Thank you very much for your answers and sorry for the late reply, IRL
things have been hectic. I've had the problem with pipewire once since
I last wrote, but I can't figure out how to trigger it at will.


On Fri, Jun 18, 2021 at 8:36 AM Zbigniew Jędrzejewski-Szmek
<zbyszek@xxxxxxxxx> wrote:
>
> On Fri, Jun 18, 2021 at 01:38:08AM +0200, Alexander Ploumistos wrote:
> > Should gdb be able to read from a sound device?
>
> It shouldn't attempt to.

Should I file a bug against gdb or abrt?


> > Having root logged in a terminal, I tried to check the state of
> > pipewire.service:
> > systemctl --machine=myuser@.host --user status pipewire.service
> >
> > to which I got the reply:
> > Failed to get properties: Transport endpoint is not connected
>
> The way that myuser@.host is implemented is surprisingly complex. See
> the original commit https://github.com/systemd/systemd/commit/1b630835df
> for a description.
>
> Does it work for other users? If yes, then it looks like something
> is borked for that particular user.

Forgot to check, I will try to do it later today.

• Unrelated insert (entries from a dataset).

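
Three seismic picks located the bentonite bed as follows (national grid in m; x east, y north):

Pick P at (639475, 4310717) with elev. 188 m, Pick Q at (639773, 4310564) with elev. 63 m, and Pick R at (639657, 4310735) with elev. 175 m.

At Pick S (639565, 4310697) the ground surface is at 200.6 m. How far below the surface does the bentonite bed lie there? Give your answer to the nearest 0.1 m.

35.5 m

Two edge vectors: Pick P→Pick Q = (298, -153, -125), Pick P→Pick R = (182, 18, -13).
Normal n = (Pick P→Pick Q) × (Pick P→Pick R) = (4239, -18876, 33210).
So ∂z/∂x = −n_x/n_z = −0.127642276 and ∂z/∂y = −n_y/n_z = 0.568383017.
Intercept c from Pick P: 188 + 81624.04 − 2450138.33 = −2368326.29.
At (639565, 4310697): z_contact = −81635.53 + 2450126.97 − 2368326.29 = 165.14 m.
Depth below ground = 200.6 − 165.14 = 35.5 m.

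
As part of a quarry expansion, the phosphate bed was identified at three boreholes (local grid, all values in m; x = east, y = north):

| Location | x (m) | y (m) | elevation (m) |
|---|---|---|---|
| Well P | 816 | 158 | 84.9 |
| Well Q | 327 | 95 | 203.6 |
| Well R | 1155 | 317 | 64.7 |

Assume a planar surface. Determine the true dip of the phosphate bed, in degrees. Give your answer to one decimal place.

31.9°

Two edge vectors: Well P→Well Q = (-489, -63, 118.7), Well P→Well R = (339, 159, -20.2).
Normal n = (Well P→Well Q) × (Well P→Well R) = (-17600.7, 30361.5, -56394).
So ∂z/∂x = −n_x/n_z = −0.31210 and ∂z/∂y = −n_y/n_z = 0.53838.
Gradient magnitude |∇z| = √(a² + b²) = √(0.09741 + 0.28985) = 0.62230.
True dip = arctan(0.62230) = 31.9°, dipping toward SSE (azimuth ≈ 150°).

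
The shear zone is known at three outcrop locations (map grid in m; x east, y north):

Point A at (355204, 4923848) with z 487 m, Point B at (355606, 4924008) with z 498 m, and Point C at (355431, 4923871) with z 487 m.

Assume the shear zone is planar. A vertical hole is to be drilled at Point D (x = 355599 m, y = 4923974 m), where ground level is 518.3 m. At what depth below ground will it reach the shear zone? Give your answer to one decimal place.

23.4 m

Let the plane be z = a·x + b·y + c.
Point B−Point A: 402a + 160b = 11;  Point C−Point A: 227a + 23b = 0.
Solving gives a = −0.009344759, b = 0.092228707.
Then c = 487 − a·355204 − b·4923848 = −450313.84.
At (355599, 4923974): z_contact = −3322.99 + 454131.75 − 450313.84 = 494.93 m.
Depth below ground = 518.3 − 494.93 = 23.4 m.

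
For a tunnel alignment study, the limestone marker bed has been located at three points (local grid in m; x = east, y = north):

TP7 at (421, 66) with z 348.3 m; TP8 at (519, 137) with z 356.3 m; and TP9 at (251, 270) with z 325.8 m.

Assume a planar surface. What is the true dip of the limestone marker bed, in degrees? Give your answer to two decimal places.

5.94°

Two edge vectors: TP7→TP8 = (98, 71, 8), TP7→TP9 = (-170, 204, -22.5).
Normal n = (TP7→TP8) × (TP7→TP9) = (-3229.5, 845, 32062).
So ∂z/∂x = −n_x/n_z = 0.10073 and ∂z/∂y = −n_y/n_z = −0.02636.
Gradient magnitude |∇z| = √(a² + b²) = √(0.01015 + 0.00069) = 0.10412.
True dip = arctan(0.10412) = 5.94°, dipping toward WNW (azimuth ≈ 285°).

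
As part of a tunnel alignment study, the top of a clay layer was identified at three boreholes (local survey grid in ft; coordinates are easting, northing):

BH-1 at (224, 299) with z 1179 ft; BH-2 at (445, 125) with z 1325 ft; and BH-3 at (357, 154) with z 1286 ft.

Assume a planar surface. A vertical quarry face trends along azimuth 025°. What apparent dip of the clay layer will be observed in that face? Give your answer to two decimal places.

Let the plane be z = a·easting + b·northing + c.
BH-2−BH-1: 221a − 174b = 146;  BH-3−BH-1: 133a − 145b = 107.
Solving gives a = 0.28664, b = −0.47501.
Unit vector along 025° is (sin 25°, cos 25°) = (0.4226, 0.9063).
Slope in that direction = a·(0.4226) + b·(0.9063) = −0.30936.
Apparent dip = arctan|0.30936| = 17.19° (true dip is 29.0°, so apparent ≤ true as expected).

17.19°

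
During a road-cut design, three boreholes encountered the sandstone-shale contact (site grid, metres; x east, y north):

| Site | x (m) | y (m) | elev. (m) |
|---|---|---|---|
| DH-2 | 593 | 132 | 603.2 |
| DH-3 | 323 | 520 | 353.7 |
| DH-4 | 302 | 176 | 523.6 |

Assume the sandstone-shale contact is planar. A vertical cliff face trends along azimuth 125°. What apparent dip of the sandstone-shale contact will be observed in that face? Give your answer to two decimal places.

24.30°

Let the plane be z = a·x + b·y + c.
DH-3−DH-2: −270a + 388b = −249.5;  DH-4−DH-2: −291a + 44b = −79.6.
Solving gives a = 0.19704, b = −0.50592.
Unit vector along 125° is (sin 125°, cos 125°) = (0.8192, -0.5736).
Slope in that direction = a·(0.8192) + b·(-0.5736) = 0.45159.
Apparent dip = arctan|0.45159| = 24.30° (true dip is 28.5°, so apparent ≤ true as expected).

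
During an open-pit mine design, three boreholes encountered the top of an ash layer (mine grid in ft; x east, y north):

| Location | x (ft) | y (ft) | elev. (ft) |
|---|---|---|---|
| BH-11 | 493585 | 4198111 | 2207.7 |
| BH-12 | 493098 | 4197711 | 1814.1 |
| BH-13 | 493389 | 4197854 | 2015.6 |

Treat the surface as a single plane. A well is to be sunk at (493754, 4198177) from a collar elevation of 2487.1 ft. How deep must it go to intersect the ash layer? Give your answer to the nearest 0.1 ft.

168.4 ft

Two edge vectors: BH-11→BH-12 = (-487, -400, -393.6), BH-11→BH-13 = (-196, -257, -192.1).
Normal n = (BH-11→BH-12) × (BH-11→BH-13) = (-24315.2, -16407.1, 46759).
So ∂z/∂x = −n_x/n_z = 0.520011121 and ∂z/∂y = −n_y/n_z = 0.350886460.
Intercept c from BH-11: 2207.7 − 256669.69 − 1473060.31 = −1727522.30.
At (493754, 4198177): z_contact = 256757.57 + 1473083.47 − 1727522.30 = 2318.74 ft.
Depth below ground = 2487.1 − 2318.74 = 168.4 ft.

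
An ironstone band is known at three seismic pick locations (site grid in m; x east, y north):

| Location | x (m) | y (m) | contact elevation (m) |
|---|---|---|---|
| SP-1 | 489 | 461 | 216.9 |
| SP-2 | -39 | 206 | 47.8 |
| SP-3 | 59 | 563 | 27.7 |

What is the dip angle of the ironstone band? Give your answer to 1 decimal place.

Let the plane be z = a·x + b·y + c.
SP-2−SP-1: −528a − 255b = −169.1;  SP-3−SP-1: −430a + 102b = −189.2.
Solving gives a = 0.40056, b = −0.16626.
Gradient magnitude |∇z| = √(a² + b²) = √(0.16045 + 0.02764) = 0.43370.
True dip = arctan(0.43370) = 23.4°, dipping toward WNW (azimuth ≈ 293°).

23.4°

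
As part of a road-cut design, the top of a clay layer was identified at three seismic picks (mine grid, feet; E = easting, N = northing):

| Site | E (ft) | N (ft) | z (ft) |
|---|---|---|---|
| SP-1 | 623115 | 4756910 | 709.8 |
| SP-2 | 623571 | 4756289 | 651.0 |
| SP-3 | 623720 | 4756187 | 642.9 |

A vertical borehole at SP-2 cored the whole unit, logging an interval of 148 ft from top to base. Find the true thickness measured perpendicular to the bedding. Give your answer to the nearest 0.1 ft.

Let the plane be z = a·E + b·N + c.
SP-2−SP-1: 456a − 621b = −58.8;  SP-3−SP-1: 605a − 723b = −66.9.
Solving gives a = 0.02102, b = 0.11012.
|∇z| = √(a²+b²) = 0.11211, so dip δ = arctan(0.11211) = 6.40°.
True thickness = vertical thickness × cos δ = 148 × cos 6.40° = 147.1 ft.

147.1 ft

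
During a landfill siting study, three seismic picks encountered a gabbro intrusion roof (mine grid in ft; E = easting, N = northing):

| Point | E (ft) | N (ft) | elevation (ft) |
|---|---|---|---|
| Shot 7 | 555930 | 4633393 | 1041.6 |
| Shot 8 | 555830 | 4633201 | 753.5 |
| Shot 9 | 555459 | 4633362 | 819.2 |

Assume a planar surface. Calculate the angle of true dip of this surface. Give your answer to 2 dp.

53.58°

Two edge vectors: Shot 7→Shot 8 = (-100, -192, -288.1), Shot 7→Shot 9 = (-471, -31, -222.4).
Normal n = (Shot 7→Shot 8) × (Shot 7→Shot 9) = (33769.7, 113455.1, -87332).
So ∂z/∂E = −n_x/n_z = 0.38668 and ∂z/∂N = −n_y/n_z = 1.29912.
Gradient magnitude |∇z| = √(a² + b²) = √(0.14952 + 1.68772) = 1.35545.
True dip = arctan(1.35545) = 53.58°, dipping toward SSW (azimuth ≈ 197°).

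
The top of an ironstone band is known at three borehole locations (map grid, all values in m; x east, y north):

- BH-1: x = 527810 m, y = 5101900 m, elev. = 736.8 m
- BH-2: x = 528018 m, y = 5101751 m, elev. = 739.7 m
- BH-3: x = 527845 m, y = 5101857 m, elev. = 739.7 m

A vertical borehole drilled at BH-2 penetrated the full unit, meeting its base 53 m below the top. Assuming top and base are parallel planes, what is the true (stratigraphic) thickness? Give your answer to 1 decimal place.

Two edge vectors: BH-1→BH-2 = (208, -149, 2.9), BH-1→BH-3 = (35, -43, 2.9).
Normal n = (BH-1→BH-2) × (BH-1→BH-3) = (-307.4, -501.7, -3729).
So ∂z/∂x = −n_x/n_z = −0.08243 and ∂z/∂y = −n_y/n_z = −0.13454.
|∇z| = √(a²+b²) = 0.15779, so dip δ = arctan(0.15779) = 8.97°.
True thickness = vertical thickness × cos δ = 53 × cos 8.97° = 52.4 m.

52.4 m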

> systemctl -M myuser@.host executes
> systemd-run -p User=myuser systemd-stdio-bridge -punix:path=${XDG_RUNTIME_DIR}/bus
> The error message is most likely from systemd-stdio-bridge,
> or from systemctl failing to connect to the bridge. Since the
> invocation of systemd-stdio-bridge goes through the system manager,
> you can look at the logs for that unit ('journalctl -b -u run-uNNNN.service').
> It should show some error.

There is no such service. Assuming NNNN is the uid, I have these units listed:
  user-runtime-dir@1000.service
  user@1000.service
  user-1000.slice

Looking at the logs for user@1000.service, there's nothing pertinent.
Actually there's nothing even in the unfiltered log when I issue the
command and it fails.


> > I haven't had to bother with a userspace systemd service before, so
> > going down that rabbit hole, at some point I started messing with
> > machinectl, and apparently, running something seemingly innocuous such
> > as "machinectl list-images --all" triggers a SELinux denial. But not
> > always…
> > The message I'm seeing is this:
> > audit[1079]: AVC avc:  denied  { write } for  pid=1079
> > comm="systemd-machine" name="/" dev="dm-1" ino=2
> > scontext=system_u:system_r:systemd_machined_t:s0
> > tcontext=system_u:object_r:root_t:s0 tclass=dir permissive=0
> >
> > setroubleshoot tells me that if I want to allow daemons to dump core,
> > then I should enable the 'daemons_dump_core' boolean. I don't know if
> > I want to, do I need to do that in order to dive deeper into my
> > pipewire issue? How is listing the images on a system related to
> > allowing demons to dump core though?
>
> If machined crashes, there should be logs about this. Did you
> look at the journal?

Nothing in the journal about machined crashing or doing anything else
other than getting the SELinux denial.